Il a cité, entre autres, « l’attitude unilatérale » de la France lorsqu’elle a suspendu en juin 2021 les opérations conjointes entre les forces françaises et maliennes, l’annonce en février 2022, « encore sans aucune consultation de la partie malienne », du retrait des forces Barkhane et Takuba,  et les « multiples violations » de l’espace aérien par les appareils français malgré l’instauration par les autorités d’une zone d’interdiction aérienne au-dessus d’une vaste partie du territoire : « Eu égard à ces insuffisances graves ainsi qu’aux atteintes flagrantes à la souveraineté nationale du Mali, le gouvernement de la République du Mali décide de dénoncer le traité de coopération en matière de défense du 16 juillet 2014 », a-t-il déclaré. Les autorités maliennes ont notifié cette dénonciation lundi après-midi aux autorités françaises et elle prendra effet six mois après cette notification.

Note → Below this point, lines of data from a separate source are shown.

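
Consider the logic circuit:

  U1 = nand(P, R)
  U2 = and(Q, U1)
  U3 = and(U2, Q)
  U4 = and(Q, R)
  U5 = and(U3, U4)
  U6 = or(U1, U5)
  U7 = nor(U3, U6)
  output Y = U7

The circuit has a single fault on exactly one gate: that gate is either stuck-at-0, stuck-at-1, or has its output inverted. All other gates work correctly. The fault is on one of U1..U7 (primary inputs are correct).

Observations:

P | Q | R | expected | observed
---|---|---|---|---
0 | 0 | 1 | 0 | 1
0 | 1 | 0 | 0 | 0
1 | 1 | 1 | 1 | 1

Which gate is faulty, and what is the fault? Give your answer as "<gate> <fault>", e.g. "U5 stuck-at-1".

Fault-free values for test 1 (P=0, Q=0, R=1): U1=1, U2=0, U3=0, U4=0, U5=0, U6=1, U7=0, giving Y=0. Observed 1.
Test 1: faults giving observed 1 are {U1 stuck-at-0, U1 inverted output, U6 stuck-at-0, U6 inverted output, U7 stuck-at-1, U7 inverted output}.
Test 2 (P=0, Q=1, R=0): fault-free U1=1, U2=1, U3=1, U4=0, U5=0, U6=1, U7=0 → 0; observed 0. Eliminates U1 stuck-at-0, U1 inverted output, U7 stuck-at-1, U7 inverted output.
Test 3 (P=1, Q=1, R=1): fault-free U1=0, U2=0, U3=0, U4=1, U5=0, U6=0, U7=1 → 1; observed 1. Eliminates U6 inverted output.
Only U6 stuck-at-0 is consistent with every test.

U6 stuck-at-0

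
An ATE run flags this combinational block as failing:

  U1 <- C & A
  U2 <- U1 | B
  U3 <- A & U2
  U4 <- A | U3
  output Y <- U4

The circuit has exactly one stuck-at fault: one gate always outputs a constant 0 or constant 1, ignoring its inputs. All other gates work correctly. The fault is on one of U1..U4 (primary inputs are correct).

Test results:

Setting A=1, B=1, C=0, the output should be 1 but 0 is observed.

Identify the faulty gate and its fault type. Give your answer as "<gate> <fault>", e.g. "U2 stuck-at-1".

U4 stuck-at-0

Fault-free values for test 1 (A=1, B=1, C=0): U1=0, U2=1, U3=1, U4=1, giving Y=1. Observed 0.
Test 1: faults giving observed 0 are {U4 stuck-at-0}.
Only U4 stuck-at-0 is consistent with every test.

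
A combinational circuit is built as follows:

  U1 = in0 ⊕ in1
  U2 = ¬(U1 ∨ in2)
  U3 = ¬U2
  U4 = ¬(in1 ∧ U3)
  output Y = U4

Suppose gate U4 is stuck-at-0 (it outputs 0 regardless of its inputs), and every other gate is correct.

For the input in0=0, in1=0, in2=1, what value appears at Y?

0

Propagate with U4 forced: U1=0, U2=0, U3=1, U4=0 [stuck-at-0].
So Y = 0. (Without the fault it would be 1.)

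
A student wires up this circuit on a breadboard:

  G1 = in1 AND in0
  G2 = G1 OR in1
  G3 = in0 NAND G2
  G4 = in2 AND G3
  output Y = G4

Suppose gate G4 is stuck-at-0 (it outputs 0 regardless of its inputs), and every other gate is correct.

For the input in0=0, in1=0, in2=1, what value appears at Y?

Propagate with G4 forced: G1=0, G2=0, G3=1, G4=0 [stuck-at-0].
So Y = 0. (Without the fault it would be 1.)

0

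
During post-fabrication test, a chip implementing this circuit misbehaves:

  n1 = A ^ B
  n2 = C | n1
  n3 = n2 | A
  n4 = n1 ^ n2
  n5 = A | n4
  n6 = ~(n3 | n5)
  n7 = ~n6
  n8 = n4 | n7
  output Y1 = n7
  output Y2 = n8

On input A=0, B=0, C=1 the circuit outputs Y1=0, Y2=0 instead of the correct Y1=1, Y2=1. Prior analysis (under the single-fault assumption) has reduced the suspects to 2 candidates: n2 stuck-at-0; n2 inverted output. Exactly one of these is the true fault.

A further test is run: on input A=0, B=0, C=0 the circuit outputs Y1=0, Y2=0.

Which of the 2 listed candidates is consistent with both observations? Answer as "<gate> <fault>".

n2 stuck-at-0

Evaluate each candidate on input A=0, B=0, C=0:
  n2 stuck-at-0: n1=0, n2=0 [stuck-at-0], n3=0, n4=0, n5=0, n6=1, n7=0, n8=0 → Y1=0, Y2=0 — matches
  n2 inverted output: n1=0, n2=1 [inverted output], n3=1, n4=1, n5=1, n6=0, n7=1, n8=1 → Y1=1, Y2=1 — eliminated
Only n2 stuck-at-0 reproduces the observed Y1=0, Y2=0.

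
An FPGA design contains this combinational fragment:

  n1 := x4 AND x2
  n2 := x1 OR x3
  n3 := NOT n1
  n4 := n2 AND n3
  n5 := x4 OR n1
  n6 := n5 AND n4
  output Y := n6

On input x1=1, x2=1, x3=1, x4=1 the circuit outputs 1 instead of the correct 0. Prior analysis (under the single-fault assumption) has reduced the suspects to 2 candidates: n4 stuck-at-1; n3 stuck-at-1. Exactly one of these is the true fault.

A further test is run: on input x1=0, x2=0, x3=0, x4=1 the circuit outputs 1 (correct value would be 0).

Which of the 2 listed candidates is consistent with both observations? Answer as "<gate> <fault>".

n4 stuck-at-1

Evaluate each candidate on input x1=0, x2=0, x3=0, x4=1:
  n4 stuck-at-1: n1=0, n2=0, n3=1, n4=1 [stuck-at-1], n5=1, n6=1 → 1 — matches
  n3 stuck-at-1: n1=0, n2=0, n3=1 [stuck-at-1], n4=0, n5=1, n6=0 → 0 — eliminated
Only n4 stuck-at-1 reproduces the observed 1.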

« Informée, le 2 mai, de la décision unilatérale des autorités de transition maliennes de dénoncer» ces accords, la France « considère cette décision injustifiée et conteste formellement toute violation du cadre juridique bilatéral qui serait imputable à la force Barkhane », a indiqué la porte-parole du Quai d’Orsay dans une déclaration…

En plus de l’affaire Wagner, toute cette agitation des autorités françaises est intervenue au moment où les autorités maliennes avaient manifesté leur intention de procéder à une relecture de l’accord de défense entre les deux pays. A ce sujet, le Colonel Assimi Goïta, dans son discours à l’occasion de la fête de l’armée, le 20 janvier 2022, a été on peut claire : « Par une analyse objective du contexte actuel et en tenant compte des intérêts vitaux de notre pays, nous avons demandé la relecture de certains accords de coopération militaire. Dans le même temps, de nouveaux accords ont été signés, toujours avec comme objectif essentiel, la sécurisation des Maliens et de leurs Biens  ».

C’est ainsi qu’en fin décembre 2021, le Mali a officiellement demandé à la France la révision des Accords de défense qui lient les deux pays… Dès lors, l’on assista à un Acharnement polico-diplomatico-médiatique des autorités françaises sur le Mali. Cependant, malgré les pressions les autorités maliennes affichent leur détermination à réécrire une nouvelle page des relations entre la France et le Mali.